Final Report Summary - DIALING (Diagnostics of linguistic change: Mapping language change in real and apparent time)

The objective of my project (http://tynesidelanguagechange.weebly.com/) was to investigate language change in real time as well as across the life-span of the individual speaker. To this aim, I have created a bespoke database which combines heritage data with new recordings:
• the large-scale corpus of spoken language DECTE (http://research.ncl.ac.uk/decte /index.htm) gave me access to data that spans six decades of dialectal speech and thus provides the perfect data-base to trace ongoing language change across the community.
• I also collected two small supplementary panel samples which allow me to examine the relationship between the individual and the community during on-going language change.

On the basis of these complex datasets, the Dialing team have explored changes in four morphosyntactic features (quotation, stative possessives and the system of future temporal reference) and two phonetic features (the realisation of the FACE vowel and the glottalisation of /t/). Results were presented at 13 international conferences and published in a range of outlets, including five academic articles and four chapters in edited books. I have also co-edited two volumes, both of which are to appear in 2017: A collection of papers from the 8th International Conference on Language Variation in Europe ICLaVE8 (Benjamins, with Beat Siebenhaar), and an edited volume on Panel Studies of Variation and Change (Routledge, with Suzanne Evans Wagner). Material from the research project also featured in my 2014 Monograph Quotatives: New Trends and Sociolinguistic Implications (Wiley-Blackwell).

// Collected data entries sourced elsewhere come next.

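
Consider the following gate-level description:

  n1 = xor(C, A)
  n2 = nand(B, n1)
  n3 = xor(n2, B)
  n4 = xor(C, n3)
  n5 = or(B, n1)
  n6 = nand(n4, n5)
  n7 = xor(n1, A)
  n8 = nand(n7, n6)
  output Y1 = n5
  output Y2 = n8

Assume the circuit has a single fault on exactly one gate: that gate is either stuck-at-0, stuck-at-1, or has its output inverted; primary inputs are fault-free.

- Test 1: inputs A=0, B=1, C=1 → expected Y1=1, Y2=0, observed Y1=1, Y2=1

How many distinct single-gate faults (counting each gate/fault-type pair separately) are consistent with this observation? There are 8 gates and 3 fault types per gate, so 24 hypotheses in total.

14

Fault-free: n1=1, n2=0, n3=1, n4=0, n5=1, n6=1, n7=1, n8=0 → Y1=1, Y2=0. Observed Y1=1, Y2=1.
  n1: stuck-at-0, inverted output ✓; others ✗
  n2: stuck-at-1, inverted output ✓; others ✗
  n3: stuck-at-0, inverted output ✓; others ✗
  n4: stuck-at-1, inverted output ✓; others ✗
  n5: none of the 3 fault types match ✗
  n6: stuck-at-0, inverted output ✓; others ✗
  n7: stuck-at-0, inverted output ✓; others ✗
  n8: stuck-at-1, inverted output ✓; others ✗
Consistent faults: {n1 stuck-at-0, n1 inverted output, n2 stuck-at-1, n2 inverted output, n3 stuck-at-0, n3 inverted output, n4 stuck-at-1, n4 inverted output, n6 stuck-at-0, n6 inverted output, n7 stuck-at-0, n7 inverted output, n8 stuck-at-1, n8 inverted output} — 14 in all.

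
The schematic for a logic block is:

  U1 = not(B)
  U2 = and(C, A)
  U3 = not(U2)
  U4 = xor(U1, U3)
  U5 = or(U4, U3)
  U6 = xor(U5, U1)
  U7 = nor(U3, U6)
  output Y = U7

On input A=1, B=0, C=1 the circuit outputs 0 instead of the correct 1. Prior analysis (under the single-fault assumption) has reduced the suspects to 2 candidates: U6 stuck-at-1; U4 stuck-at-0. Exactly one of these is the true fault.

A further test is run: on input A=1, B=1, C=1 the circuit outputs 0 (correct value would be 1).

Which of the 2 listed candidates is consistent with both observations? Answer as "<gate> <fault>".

Evaluate each candidate on input A=1, B=1, C=1:
  U6 stuck-at-1: U1=0, U2=1, U3=0, U4=0, U5=0, U6=1 [stuck-at-1], U7=0 → 0 — matches
  U4 stuck-at-0: U1=0, U2=1, U3=0, U4=0 [stuck-at-0], U5=0, U6=0, U7=1 → 1 — eliminated
Only U6 stuck-at-1 reproduces the observed 0.

U6 stuck-at-1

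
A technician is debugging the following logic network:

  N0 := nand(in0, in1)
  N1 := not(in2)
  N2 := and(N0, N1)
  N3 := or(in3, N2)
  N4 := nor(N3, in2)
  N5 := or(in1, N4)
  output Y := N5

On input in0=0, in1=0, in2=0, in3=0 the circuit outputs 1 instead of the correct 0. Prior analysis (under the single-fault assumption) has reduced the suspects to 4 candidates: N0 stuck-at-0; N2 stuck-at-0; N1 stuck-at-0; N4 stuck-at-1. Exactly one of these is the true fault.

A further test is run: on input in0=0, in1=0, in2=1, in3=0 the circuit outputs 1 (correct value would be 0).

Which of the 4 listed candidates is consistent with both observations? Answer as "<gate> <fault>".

Evaluate each candidate on input in0=0, in1=0, in2=1, in3=0:
  N0 stuck-at-0: N0=0 [stuck-at-0], N1=0, N2=0, N3=0, N4=0, N5=0 → 0 — eliminated
  N2 stuck-at-0: N0=1, N1=0, N2=0 [stuck-at-0], N3=0, N4=0, N5=0 → 0 — eliminated
  N1 stuck-at-0: N0=1, N1=0 [stuck-at-0], N2=0, N3=0, N4=0, N5=0 → 0 — eliminated
  N4 stuck-at-1: N0=1, N1=0, N2=0, N3=0, N4=1 [stuck-at-1], N5=1 → 1 — matches
Only N4 stuck-at-1 reproduces the observed 1.

N4 stuck-at-1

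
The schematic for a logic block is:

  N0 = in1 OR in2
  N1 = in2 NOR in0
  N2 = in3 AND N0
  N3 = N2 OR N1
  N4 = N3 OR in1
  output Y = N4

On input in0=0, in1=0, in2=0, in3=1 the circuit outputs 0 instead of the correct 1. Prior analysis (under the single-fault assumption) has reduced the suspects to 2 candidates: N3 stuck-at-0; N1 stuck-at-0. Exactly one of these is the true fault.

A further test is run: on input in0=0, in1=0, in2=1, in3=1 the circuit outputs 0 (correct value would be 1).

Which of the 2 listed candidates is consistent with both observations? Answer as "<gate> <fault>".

N3 stuck-at-0

Evaluate each candidate on input in0=0, in1=0, in2=1, in3=1:
  N3 stuck-at-0: N0=1, N1=0, N2=1, N3=0 [stuck-at-0], N4=0 → 0 — matches
  N1 stuck-at-0: N0=1, N1=0 [stuck-at-0], N2=1, N3=1, N4=1 → 1 — eliminated
Only N3 stuck-at-0 reproduces the observed 0.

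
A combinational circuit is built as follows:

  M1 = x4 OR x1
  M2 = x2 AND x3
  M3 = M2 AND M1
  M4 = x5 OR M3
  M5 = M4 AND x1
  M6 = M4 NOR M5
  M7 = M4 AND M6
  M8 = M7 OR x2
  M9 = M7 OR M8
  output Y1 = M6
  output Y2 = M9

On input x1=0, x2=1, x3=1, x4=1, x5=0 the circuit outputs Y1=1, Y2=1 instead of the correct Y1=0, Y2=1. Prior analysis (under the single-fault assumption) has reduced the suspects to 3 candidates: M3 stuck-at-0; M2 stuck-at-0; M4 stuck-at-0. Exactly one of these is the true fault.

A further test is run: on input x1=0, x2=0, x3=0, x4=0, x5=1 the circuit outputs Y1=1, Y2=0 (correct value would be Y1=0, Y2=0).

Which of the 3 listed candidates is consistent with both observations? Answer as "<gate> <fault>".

Evaluate each candidate on input x1=0, x2=0, x3=0, x4=0, x5=1:
  M3 stuck-at-0: M1=0, M2=0, M3=0 [stuck-at-0], M4=1, M5=0, M6=0, M7=0, M8=0, M9=0 → Y1=0, Y2=0 — eliminated
  M2 stuck-at-0: M1=0, M2=0 [stuck-at-0], M3=0, M4=1, M5=0, M6=0, M7=0, M8=0, M9=0 → Y1=0, Y2=0 — eliminated
  M4 stuck-at-0: M1=0, M2=0, M3=0, M4=0 [stuck-at-0], M5=0, M6=1, M7=0, M8=0, M9=0 → Y1=1, Y2=0 — matches
Only M4 stuck-at-0 reproduces the observed Y1=1, Y2=0.

M4 stuck-at-0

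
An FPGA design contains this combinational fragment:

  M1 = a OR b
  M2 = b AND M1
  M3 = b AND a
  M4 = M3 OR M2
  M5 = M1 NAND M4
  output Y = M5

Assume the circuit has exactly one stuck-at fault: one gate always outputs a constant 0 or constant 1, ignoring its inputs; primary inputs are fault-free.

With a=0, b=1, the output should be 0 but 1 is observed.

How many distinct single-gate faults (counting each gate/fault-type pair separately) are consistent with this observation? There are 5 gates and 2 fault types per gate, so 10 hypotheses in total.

4

Fault-free: M1=1, M2=1, M3=0, M4=1, M5=0 → 0. Observed 1.
  M1 stuck-at-0: output 1 ✓
  M1 stuck-at-1: output 0 ✗
  M2 stuck-at-0: output 1 ✓
  M2 stuck-at-1: output 0 ✗
  M3 stuck-at-0: output 0 ✗
  M3 stuck-at-1: output 0 ✗
  M4 stuck-at-0: output 1 ✓
  M4 stuck-at-1: output 0 ✗
  M5 stuck-at-0: output 0 ✗
  M5 stuck-at-1: output 1 ✓
Consistent faults: {M1 stuck-at-0, M2 stuck-at-0, M4 stuck-at-0, M5 stuck-at-1} — 4 in all.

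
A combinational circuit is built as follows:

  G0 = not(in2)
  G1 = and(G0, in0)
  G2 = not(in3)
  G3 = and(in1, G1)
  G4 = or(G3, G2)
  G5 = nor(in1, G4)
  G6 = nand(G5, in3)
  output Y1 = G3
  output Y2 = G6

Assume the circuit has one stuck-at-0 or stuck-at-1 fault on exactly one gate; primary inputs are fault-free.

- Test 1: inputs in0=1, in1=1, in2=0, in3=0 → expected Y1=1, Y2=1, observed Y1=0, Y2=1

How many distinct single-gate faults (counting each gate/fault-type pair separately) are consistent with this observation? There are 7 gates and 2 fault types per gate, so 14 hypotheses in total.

Fault-free: G0=1, G1=1, G2=1, G3=1, G4=1, G5=0, G6=1 → Y1=1, Y2=1. Observed Y1=0, Y2=1.
  G0 stuck-at-0: output Y1=0, Y2=1 ✓
  G0 stuck-at-1: output Y1=1, Y2=1 ✗
  G1 stuck-at-0: output Y1=0, Y2=1 ✓
  G1 stuck-at-1: output Y1=1, Y2=1 ✗
  G2 stuck-at-0: output Y1=1, Y2=1 ✗
  G2 stuck-at-1: output Y1=1, Y2=1 ✗
  G3 stuck-at-0: output Y1=0, Y2=1 ✓
  G3 stuck-at-1: output Y1=1, Y2=1 ✗
  G4 stuck-at-0: output Y1=1, Y2=1 ✗
  G4 stuck-at-1: output Y1=1, Y2=1 ✗
  G5 stuck-at-0: output Y1=1, Y2=1 ✗
  G5 stuck-at-1: output Y1=1, Y2=1 ✗
  G6 stuck-at-0: output Y1=1, Y2=0 ✗
  G6 stuck-at-1: output Y1=1, Y2=1 ✗
Consistent faults: {G0 stuck-at-0, G1 stuck-at-0, G3 stuck-at-0} — 3 in all.

3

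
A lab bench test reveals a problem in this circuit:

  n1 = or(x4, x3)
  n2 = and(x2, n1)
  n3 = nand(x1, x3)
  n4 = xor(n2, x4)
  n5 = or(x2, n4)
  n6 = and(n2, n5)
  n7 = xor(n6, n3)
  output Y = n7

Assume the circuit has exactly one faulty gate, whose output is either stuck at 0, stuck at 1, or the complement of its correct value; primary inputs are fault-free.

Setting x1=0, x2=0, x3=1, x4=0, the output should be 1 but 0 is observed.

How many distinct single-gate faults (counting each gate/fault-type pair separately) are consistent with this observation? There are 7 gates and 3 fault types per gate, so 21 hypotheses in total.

Fault-free: n1=1, n2=0, n3=1, n4=0, n5=0, n6=0, n7=1 → 1. Observed 0.
  n1: none of the 3 fault types match ✗
  n2: stuck-at-1, inverted output ✓; others ✗
  n3: stuck-at-0, inverted output ✓; others ✗
  n4: none of the 3 fault types match ✗
  n5: none of the 3 fault types match ✗
  n6: stuck-at-1, inverted output ✓; others ✗
  n7: stuck-at-0, inverted output ✓; others ✗
Consistent faults: {n2 stuck-at-1, n2 inverted output, n3 stuck-at-0, n3 inverted output, n6 stuck-at-1, n6 inverted output, n7 stuck-at-0, n7 inverted output} — 8 in all.

8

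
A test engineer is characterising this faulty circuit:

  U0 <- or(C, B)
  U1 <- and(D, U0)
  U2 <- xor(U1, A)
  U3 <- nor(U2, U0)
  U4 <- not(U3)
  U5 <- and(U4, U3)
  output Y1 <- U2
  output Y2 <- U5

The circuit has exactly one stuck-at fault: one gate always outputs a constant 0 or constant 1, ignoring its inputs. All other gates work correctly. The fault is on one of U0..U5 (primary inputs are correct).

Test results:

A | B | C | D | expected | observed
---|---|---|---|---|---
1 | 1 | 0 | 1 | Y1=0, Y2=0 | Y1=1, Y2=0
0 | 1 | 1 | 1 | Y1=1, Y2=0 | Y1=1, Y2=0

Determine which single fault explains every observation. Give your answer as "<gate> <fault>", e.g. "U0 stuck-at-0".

U2 stuck-at-1

Fault-free values for test 1 (A=1, B=1, C=0, D=1): U0=1, U1=1, U2=0, U3=0, U4=1, U5=0, giving Y1=0, Y2=0. Observed Y1=1, Y2=0.
Test 1: faults giving observed Y1=1, Y2=0 are {U0 stuck-at-0, U1 stuck-at-0, U2 stuck-at-1}.
Test 2 (A=0, B=1, C=1, D=1): fault-free U0=1, U1=1, U2=1, U3=0, U4=1, U5=0 → Y1=1, Y2=0; observed Y1=1, Y2=0. Eliminates U0 stuck-at-0, U1 stuck-at-0.
Only U2 stuck-at-1 is consistent with every test.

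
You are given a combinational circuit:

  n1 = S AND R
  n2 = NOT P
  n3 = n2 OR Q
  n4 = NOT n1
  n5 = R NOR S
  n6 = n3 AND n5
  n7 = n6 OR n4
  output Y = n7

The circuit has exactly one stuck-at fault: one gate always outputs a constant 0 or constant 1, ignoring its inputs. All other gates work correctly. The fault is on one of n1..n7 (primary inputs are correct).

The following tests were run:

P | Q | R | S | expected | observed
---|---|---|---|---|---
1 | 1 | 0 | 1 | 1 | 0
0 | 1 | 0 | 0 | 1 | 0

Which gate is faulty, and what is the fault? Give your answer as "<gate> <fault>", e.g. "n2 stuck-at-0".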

I am fully integrated into the Leipzig academic landscape. In collaboration with colleagues at Leipzig University, I have organised ICLaVE8 and the 37th Annual Meeting of the German Society for Linguistics. My teaching has been informed by this CIG-research project and I have been delivering lectures and seminars on Language Variation and Change which consistently receive very high student evaluations. A Masters seminar on language change across the life-span taught in Winter semester 2015/2016 resulted in a student-led conference, Language Change across the Lifespan (LCL), which, due to its great success will become a regular bi-annual feature. I have also been involved in two co-teaching projects, one with the German department on ‘Methods for Language in Society’ and one cross-faculty, in conjunction with colleagues in African Studies, American Studies and Ethnology. I have taken on increasingly demanding administrative roles at Leipzig University including the MA degree programme directorship and I am a member the Leipzig University steering committee and the research committee. I will become Head of Department in the Summer term 2017. I have also taken on mentorship commitments, including the German government-funded “Women into Science” as well as the TANDEM program, which supports first generation students.
Internationally, am involved in several collaborative research activities which explore aspects of language change. With Dr. Levon (Queen Mary University, London), we investigate the role of linguistic modularity in socio-cognitive salience. In collaboration with Dr. Wagner (University of Michigan), I am exploring the linguistic, social and cognitive determinants of life-span change. We have organized two panel sessions at conferences and we co-edit the series “Routledge Studies in Language Change”.